Because ever since News International and its parent company News Corporation were seriously damaged 13 days ago by the allegation that the phone of the murdered schoolgirl Milly Dowler was hacked at the instigation of the News of the World, News International has been on an explicit mission to demonstrate that Mrs Brooks was innocent of all wrongdoing.
Although Mrs Brooks was editor of the News of the World at the time of the alleged hacking, she has denied all knowledge of it. And she has denied she was aware of other alleged instances of phone hacking or of bribes allegedly paid to the police.
So the thrust of News International's message to the world was that Mrs Brooks was as shocked as everyone else by disclosures that appear to show that there was a culture at the News of the World of systematically breaching proprieties in the pursuit of stories.
If she was guilty of anything, said her colleagues, it was of not knowing what her subordinates were doing.
That ignorance while in positions of authority at News International was ultimately enough to persuade her to resign from the company on Friday - many days after there had been widespread calls, including a demand from her friend, the prime minister, for her to go.
But News International was still insisting she had done nothing fundamentally wrong. She was leaving only because she had become a lightning rod for criticism of the company which made it harder for any kind of equilibrium to be restored in the business. Or so her friends insisted.
To put it another way, the company's version of what happened at the News of the World and who was to blame has been implicitly challenged in a fundamental way by the decision of the Metropolitan Police to arrest her on suspicion of alleged involvement in phone hacking and corruption.
As a company executive said to me, "we just don't know what's going to happen next".
Rupert and Rebekah
Now there are two reasons why News Corporation and News International were so keen to protect Rebekah Brooks.

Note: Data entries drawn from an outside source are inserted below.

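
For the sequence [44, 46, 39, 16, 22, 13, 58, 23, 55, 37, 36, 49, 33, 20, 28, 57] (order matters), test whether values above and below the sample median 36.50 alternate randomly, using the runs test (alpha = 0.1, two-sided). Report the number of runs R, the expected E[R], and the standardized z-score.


Step 1: Compute median = 36.50; label A = above, B = below.
Labels in order: AAABBBABAABABBBA  (n_A = 8, n_B = 8)
Step 2: Count runs R = 9.
Step 3: Under H0 (random ordering), E[R] = 2*n_A*n_B/(n_A+n_B) + 1 = 2*8*8/16 + 1 = 9.0000.
        Var[R] = 2*n_A*n_B*(2*n_A*n_B - n_A - n_B) / ((n_A+n_B)^2 * (n_A+n_B-1)) = 14336/3840 = 3.7333.
        SD[R] = 1.9322.
Step 4: R = E[R], so z = 0 with no continuity correction.
Step 5: Two-sided p-value via normal approximation = 2*(1 - Phi(|z|)) = 1.000000.
Step 6: alpha = 0.1. fail to reject H0.

R = 9, z = 0.0000, p = 1.000000, fail to reject H0.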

First is that there is probably no one involved in the business, whose surname isn't Murdoch, who is as close to Rupert Murdoch, News Corp's chairman, as is Rebekah Brooks.
When they are together, he displays a conspicuous affection for her. "Some would say he is almost as close to Rebekah as he is to his children" said one of their colleagues.
And then there is a second reason why her arrest will be a blow both to Rupert Murdoch and to his son, James Murdoch, her immediate boss as head of News Corp's European operations.
Ignorance does not protect
Her ignorance of what happened at the News of the World reinforced their claims that they too had no knowledge of the alleged scale of abuses by the Sunday tabloid, which was closed down only a week ago.
The importance of today's events is that her claimed ignorance did not prevent her being arrested.
The other point about her arrest is that it is something of a shock to the political establishment, since she was on unusually good and friendly terms with three successive prime ministers, Tony Blair, Gordon Brown and the current tenant of 10 Downing Street, David Cameron.
If, as seems likely, her arrest prevents her from giving public evidence on Tuesday to MPs on the culture, media and sport Commons committee, her many friends in high places may be slightly relieved.
In the current climate of criticism of News International, there will be quite a few powerful people who would be pleased if the brightest possible media light isn't shone on their close and personal relationship with Mrs Brooks.